わたしたち強い者は、強くない者の弱さを担うべきであり、自分の満足を求めるべきではありません。(1)」「強くない者の弱さを担う」とは、強い者が強くない者の立場を忍耐して受け止めることである。教会の中での一致は、時として忍耐が必要である。自分が強いと思うのであれば、自分の立場について、相手に我慢させるのではなく、相手を受け止める忍耐がいっそう要求されるのである。パウロは、さらに強い者に対して、「自分の満足を求めるべきではない」ことを求める。人は、ついつい何のためらいも悪気もなく、自分の気に入った事柄を優先させようとしてしまうことがある。まして自分の方が強いという思いがあればあるほど、弱い者に対して自分の考えや意見を通そうとしてしまいがちだからである。

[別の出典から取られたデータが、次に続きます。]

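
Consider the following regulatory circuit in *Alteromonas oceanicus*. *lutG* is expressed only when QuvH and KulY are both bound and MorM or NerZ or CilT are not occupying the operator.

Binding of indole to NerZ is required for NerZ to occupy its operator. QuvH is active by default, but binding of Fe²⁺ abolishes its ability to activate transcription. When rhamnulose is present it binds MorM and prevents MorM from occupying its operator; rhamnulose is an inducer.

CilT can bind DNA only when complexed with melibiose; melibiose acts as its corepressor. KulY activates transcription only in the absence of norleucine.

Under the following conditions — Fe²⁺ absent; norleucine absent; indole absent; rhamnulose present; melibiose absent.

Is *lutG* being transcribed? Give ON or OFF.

ON

Fe²⁺ is absent, so QuvH is active.
Norleucine is absent, so KulY is active.
Rhamnulose is present, so MorM is inactive.
Indole is absent, so NerZ is inactive.
Melibiose is absent, so CilT is inactive.
No repressor is bound and QuvH and KulY are active, so *lutG* is transcribed.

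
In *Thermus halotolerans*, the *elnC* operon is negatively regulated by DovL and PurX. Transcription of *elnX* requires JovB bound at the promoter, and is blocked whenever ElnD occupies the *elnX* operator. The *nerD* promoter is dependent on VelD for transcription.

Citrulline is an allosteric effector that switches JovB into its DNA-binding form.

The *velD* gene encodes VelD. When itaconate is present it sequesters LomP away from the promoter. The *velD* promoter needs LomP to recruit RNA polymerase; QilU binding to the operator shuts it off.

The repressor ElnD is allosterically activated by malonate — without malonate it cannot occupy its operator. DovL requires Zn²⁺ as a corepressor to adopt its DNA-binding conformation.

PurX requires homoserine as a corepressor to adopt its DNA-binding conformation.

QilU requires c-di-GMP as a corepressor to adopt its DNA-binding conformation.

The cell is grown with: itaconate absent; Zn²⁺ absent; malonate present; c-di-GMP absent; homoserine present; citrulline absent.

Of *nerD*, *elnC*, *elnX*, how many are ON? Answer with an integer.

c-di-GMP is absent, so QilU is inactive.
Itaconate is absent, so LomP is active.
No repressor is bound and LomP is active, so *velD* is transcribed.
So VelD is produced and active.
No repressor is bound and VelD is active, so *nerD* is transcribed.
→ *nerD* is ON.
Zn²⁺ is absent, so DovL is inactive.
Homoserine is present, so PurX is active.
With repressor PurX bound, *elnC* is not transcribed.
→ *elnC* is OFF.
Citrulline is absent, so JovB is inactive.
Malonate is present, so ElnD is active.
With repressor ElnD bound, *elnX* is not transcribed.
→ *elnX* is OFF.
1 of the 3 genes is transcribed.

1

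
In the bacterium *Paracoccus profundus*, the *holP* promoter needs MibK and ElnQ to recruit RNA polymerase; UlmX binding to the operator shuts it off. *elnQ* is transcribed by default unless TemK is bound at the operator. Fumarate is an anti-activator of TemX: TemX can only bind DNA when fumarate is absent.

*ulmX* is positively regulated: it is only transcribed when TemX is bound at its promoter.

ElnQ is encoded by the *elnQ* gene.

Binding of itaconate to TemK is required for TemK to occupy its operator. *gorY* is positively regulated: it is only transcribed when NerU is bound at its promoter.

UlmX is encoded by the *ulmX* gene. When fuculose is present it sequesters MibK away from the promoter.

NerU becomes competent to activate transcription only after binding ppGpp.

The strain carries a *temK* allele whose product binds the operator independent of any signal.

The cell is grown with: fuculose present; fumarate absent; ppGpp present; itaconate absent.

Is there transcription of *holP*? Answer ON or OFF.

OFF

Fuculose is present, so MibK is inactive.
Fumarate is absent, so TemX is active.
No repressor is bound and TemX is active, so *ulmX* is transcribed.
So UlmX is produced and active.
TemK is constitutively active in this strain.
With repressor TemK bound, *elnQ* is not transcribed.
So ElnQ is not produced.
With repressor UlmX bound, *holP* is not transcribed.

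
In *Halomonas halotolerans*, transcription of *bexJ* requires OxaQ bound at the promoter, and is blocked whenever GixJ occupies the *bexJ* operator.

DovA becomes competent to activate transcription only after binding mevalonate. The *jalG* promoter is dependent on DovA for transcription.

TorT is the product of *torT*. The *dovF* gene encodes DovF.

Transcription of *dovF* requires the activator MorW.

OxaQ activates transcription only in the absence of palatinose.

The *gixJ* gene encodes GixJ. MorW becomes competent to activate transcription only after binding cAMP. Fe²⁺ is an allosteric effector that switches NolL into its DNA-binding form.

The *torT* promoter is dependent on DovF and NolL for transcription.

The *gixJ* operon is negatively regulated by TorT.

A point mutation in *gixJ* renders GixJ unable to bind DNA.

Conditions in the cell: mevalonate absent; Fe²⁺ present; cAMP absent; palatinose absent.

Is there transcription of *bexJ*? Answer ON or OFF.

Palatinose is absent, so OxaQ is active.
GixJ is non-functional in this strain, so it has no effect.
No repressor is bound and OxaQ is active, so *bexJ* is transcribed.

ON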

では、「自分の満足のためではない」ということのために、私たちは、どこに心を用いるべきなのか。パウロは、「おのおの善を行って隣人を喜ばせ、互いの向上に努めるべき(3)」であると語る。「おのおの」、「互いの」とあるように、パウロは、「強い者」だけではなく、「強くない者」にも語りかけている。教会の一員であるおのおのが善を行って兄弟姉妹を喜ばせ、互いの徳を高めるべきだというのである。それは、ただ単に相手が喜ぶから、ということだけではなく、そのことが善となり徳を建て上げることになるかどうか、そのことに十分に心を用いるべきである。
パウロは、強くない者の弱さを担ってくださった方として、また、自分の満足を求めなかった方として、キリストを模範として示す。キリストは徹底して他者に仕えるお方であった。キリストこそが、強い者であり、それゆえに、弱い人たちの弱さを担われた。私たちが、このキリストを模範とし、このキリストに倣って生きるときに、教会の一致がいっそう深められるのである。

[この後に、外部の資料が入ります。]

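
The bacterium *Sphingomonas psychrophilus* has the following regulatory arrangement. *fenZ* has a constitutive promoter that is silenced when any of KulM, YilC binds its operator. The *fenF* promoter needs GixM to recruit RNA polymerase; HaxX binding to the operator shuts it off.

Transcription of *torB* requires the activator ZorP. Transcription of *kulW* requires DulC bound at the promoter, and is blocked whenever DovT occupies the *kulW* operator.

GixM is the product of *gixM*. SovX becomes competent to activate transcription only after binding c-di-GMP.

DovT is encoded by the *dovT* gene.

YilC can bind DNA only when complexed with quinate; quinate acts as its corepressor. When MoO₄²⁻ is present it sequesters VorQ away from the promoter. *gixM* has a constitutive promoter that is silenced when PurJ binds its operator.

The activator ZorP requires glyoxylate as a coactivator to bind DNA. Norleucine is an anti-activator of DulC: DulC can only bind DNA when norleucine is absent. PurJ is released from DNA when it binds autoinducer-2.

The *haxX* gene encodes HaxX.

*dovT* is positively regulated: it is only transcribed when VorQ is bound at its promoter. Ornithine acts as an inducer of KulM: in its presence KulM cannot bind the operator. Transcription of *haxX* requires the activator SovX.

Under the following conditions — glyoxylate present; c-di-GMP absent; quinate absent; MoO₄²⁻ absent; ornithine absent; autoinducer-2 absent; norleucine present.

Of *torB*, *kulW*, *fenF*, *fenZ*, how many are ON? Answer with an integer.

1

Glyoxylate is present, so ZorP is active.
No repressor is bound and ZorP is active, so *torB* is transcribed.
→ *torB* is ON.
Norleucine is present, so DulC is inactive.
MoO₄²⁻ is absent, so VorQ is active.
No repressor is bound and VorQ is active, so *dovT* is transcribed.
So DovT is produced and active.
With repressor DovT bound, *kulW* is not transcribed.
→ *kulW* is OFF.
c-di-GMP is absent, so SovX is inactive.
Required activator SovX is absent, so *haxX* is not transcribed.
So HaxX is not produced.
Autoinducer-2 is absent, so PurJ is active.
With repressor PurJ bound, *gixM* is not transcribed.
So GixM is not produced.
Required activator GixM is absent, so *fenF* is not transcribed.
→ *fenF* is OFF.
Ornithine is absent, so KulM is active.
Quinate is absent, so YilC is inactive.
With repressor KulM bound, *fenZ* is not transcribed.
→ *fenZ* is OFF.
1 of the 4 genes is transcribed.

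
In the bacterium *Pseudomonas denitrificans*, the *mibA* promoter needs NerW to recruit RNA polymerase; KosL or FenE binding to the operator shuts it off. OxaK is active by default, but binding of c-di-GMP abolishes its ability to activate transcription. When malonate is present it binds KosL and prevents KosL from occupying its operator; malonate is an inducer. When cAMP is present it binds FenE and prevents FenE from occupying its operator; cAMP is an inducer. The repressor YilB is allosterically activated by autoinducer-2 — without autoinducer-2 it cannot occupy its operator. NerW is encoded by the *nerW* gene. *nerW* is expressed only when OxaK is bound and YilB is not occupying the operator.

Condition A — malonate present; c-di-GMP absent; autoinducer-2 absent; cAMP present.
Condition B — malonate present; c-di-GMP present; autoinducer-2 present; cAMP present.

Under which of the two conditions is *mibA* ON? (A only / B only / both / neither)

A only

Condition A:
Malonate is present, so KosL is inactive.
c-di-GMP is absent, so OxaK is active.
Autoinducer-2 is absent, so YilB is inactive.
No repressor is bound and OxaK is active, so *nerW* is transcribed.
So NerW is produced and active.
cAMP is present, so FenE is inactive.
No repressor is bound and NerW is active, so *mibA* is transcribed.
→ *mibA* is ON in A.
Condition B:
Malonate is present, so KosL is inactive.
c-di-GMP is present, so OxaK is inactive.
Autoinducer-2 is present, so YilB is active.
With repressor YilB bound, *nerW* is not transcribed.
So NerW is not produced.
cAMP is present, so FenE is inactive.
Required activator NerW is absent, so *mibA* is not transcribed.
→ *mibA* is OFF in B.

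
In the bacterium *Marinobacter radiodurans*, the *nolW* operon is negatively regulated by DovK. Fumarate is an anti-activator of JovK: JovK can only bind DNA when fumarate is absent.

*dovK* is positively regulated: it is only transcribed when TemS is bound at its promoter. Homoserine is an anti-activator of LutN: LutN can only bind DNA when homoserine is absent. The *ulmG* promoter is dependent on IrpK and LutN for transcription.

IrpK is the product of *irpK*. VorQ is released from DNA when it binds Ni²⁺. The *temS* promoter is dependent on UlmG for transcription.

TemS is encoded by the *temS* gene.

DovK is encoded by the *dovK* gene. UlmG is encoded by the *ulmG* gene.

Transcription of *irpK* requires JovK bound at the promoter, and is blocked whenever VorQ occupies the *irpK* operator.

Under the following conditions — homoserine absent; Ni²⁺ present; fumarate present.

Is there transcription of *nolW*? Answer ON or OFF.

ON

Ni²⁺ is present, so VorQ is inactive.
Fumarate is present, so JovK is inactive.
Required activator JovK is absent, so *irpK* is not transcribed.
So IrpK is not produced.
Homoserine is absent, so LutN is active.
Required activator IrpK is absent, so *ulmG* is not transcribed.
So UlmG is not produced.
Required activator UlmG is absent, so *temS* is not transcribed.
So TemS is not produced.
Required activator TemS is absent, so *dovK* is not transcribed.
So DovK is not produced.
With no repressor bound, *nolW* is transcribed.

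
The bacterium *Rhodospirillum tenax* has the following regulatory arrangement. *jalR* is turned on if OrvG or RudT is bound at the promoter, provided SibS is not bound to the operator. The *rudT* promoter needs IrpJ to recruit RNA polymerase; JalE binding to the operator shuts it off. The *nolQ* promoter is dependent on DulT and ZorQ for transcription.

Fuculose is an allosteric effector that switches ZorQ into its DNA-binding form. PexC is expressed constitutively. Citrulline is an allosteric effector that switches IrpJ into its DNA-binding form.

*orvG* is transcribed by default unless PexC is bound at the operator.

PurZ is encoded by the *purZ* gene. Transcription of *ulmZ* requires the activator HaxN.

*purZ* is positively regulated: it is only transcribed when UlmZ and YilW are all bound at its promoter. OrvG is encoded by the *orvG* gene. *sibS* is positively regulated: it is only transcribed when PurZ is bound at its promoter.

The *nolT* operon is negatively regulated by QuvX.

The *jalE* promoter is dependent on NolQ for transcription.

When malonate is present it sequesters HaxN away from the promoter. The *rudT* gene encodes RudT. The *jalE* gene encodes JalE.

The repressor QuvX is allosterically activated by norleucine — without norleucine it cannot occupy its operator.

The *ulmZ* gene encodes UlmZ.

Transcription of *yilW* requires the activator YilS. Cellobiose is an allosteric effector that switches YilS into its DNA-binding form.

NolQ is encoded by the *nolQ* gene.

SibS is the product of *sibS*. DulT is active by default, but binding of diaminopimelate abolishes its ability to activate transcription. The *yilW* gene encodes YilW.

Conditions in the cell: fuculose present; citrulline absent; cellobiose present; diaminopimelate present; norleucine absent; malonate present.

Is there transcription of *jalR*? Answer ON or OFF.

OFF

Malonate is present, so HaxN is inactive.
Required activator HaxN is absent, so *ulmZ* is not transcribed.
So UlmZ is not produced.
Cellobiose is present, so YilS is active.
No repressor is bound and YilS is active, so *yilW* is transcribed.
So YilW is produced and active.
Required activator UlmZ is absent, so *purZ* is not transcribed.
So PurZ is not produced.
Required activator PurZ is absent, so *sibS* is not transcribed.
So SibS is not produced.
PexC is produced constitutively and is active.
With repressor PexC bound, *orvG* is not transcribed.
So OrvG is not produced.
Diaminopimelate is present, so DulT is inactive.
Fuculose is present, so ZorQ is active.
Required activator DulT is absent, so *nolQ* is not transcribed.
So NolQ is not produced.
Required activator NolQ is absent, so *jalE* is not transcribed.
So JalE is not produced.
Citrulline is absent, so IrpJ is inactive.
Required activator IrpJ is absent, so *rudT* is not transcribed.
So RudT is not produced.
No activator is available at the *jalR* promoter, so *jalR* is not transcribed.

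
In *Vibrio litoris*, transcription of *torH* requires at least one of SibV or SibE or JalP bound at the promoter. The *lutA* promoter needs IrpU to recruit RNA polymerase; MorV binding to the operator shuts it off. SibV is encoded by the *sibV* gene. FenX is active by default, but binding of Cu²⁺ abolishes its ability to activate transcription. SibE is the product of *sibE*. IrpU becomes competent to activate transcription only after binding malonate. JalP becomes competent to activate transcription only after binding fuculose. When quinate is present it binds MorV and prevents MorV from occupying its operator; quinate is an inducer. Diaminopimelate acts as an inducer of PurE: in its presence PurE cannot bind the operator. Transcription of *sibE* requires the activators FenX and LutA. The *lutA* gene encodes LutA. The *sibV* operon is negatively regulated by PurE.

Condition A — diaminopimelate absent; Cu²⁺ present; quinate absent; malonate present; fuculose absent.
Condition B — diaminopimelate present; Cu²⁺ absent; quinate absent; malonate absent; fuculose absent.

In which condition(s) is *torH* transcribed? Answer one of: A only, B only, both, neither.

B only

Condition A:
Diaminopimelate is absent, so PurE is active.
With repressor PurE bound, *sibV* is not transcribed.
So SibV is not produced.
Cu²⁺ is present, so FenX is inactive.
Quinate is absent, so MorV is active.
Malonate is present, so IrpU is active.
With repressor MorV bound, *lutA* is not transcribed.
So LutA is not produced.
Required activator FenX is absent, so *sibE* is not transcribed.
So SibE is not produced.
Fuculose is absent, so JalP is inactive.
No activator is available at the *torH* promoter, so *torH* is not transcribed.
→ *torH* is OFF in A.
Condition B:
Diaminopimelate is present, so PurE is inactive.
With no repressor bound, *sibV* is transcribed.
So SibV is produced and active.
Cu²⁺ is absent, so FenX is active.
Quinate is absent, so MorV is active.
Malonate is absent, so IrpU is inactive.
With repressor MorV bound, *lutA* is not transcribed.
So LutA is not produced.
Required activator LutA is absent, so *sibE* is not transcribed.
So SibE is not produced.
Fuculose is absent, so JalP is inactive.
Activator SibV is present, so *torH* is transcribed.
→ *torH* is ON in B.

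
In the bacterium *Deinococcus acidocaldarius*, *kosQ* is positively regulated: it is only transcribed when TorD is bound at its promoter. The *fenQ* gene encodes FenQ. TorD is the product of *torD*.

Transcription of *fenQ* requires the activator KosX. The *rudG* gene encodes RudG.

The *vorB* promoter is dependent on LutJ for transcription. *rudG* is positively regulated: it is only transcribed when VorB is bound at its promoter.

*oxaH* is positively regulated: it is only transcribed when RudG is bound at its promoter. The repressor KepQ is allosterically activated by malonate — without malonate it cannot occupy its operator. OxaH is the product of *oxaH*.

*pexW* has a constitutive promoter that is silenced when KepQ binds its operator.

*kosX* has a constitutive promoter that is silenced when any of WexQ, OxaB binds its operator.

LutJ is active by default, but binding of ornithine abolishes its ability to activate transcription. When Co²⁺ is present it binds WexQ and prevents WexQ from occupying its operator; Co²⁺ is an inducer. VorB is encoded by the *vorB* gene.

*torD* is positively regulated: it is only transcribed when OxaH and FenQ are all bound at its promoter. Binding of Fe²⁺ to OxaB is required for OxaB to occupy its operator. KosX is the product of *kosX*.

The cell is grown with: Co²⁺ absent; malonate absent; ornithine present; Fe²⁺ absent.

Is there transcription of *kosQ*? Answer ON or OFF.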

パウロは、最後に「心を合わせ声をそろえて」と、強い者と弱い者に、キリストに従って、互いに同じ思いが与えられるよう祈る。キリストに従うときに、与えられる同じ思いとは、神の御心を第一とする思いである。それは、主の祈りの第一の祈願である、父なる神の御名が聖なるものとされることを願う思いである。

この時にこそ、私たちは心を合わせ、声をそろえて、私たちの主イエス・キリストの神であり、父である方をたたえることができるのである。教会の一致は、そのようにして、世に示される。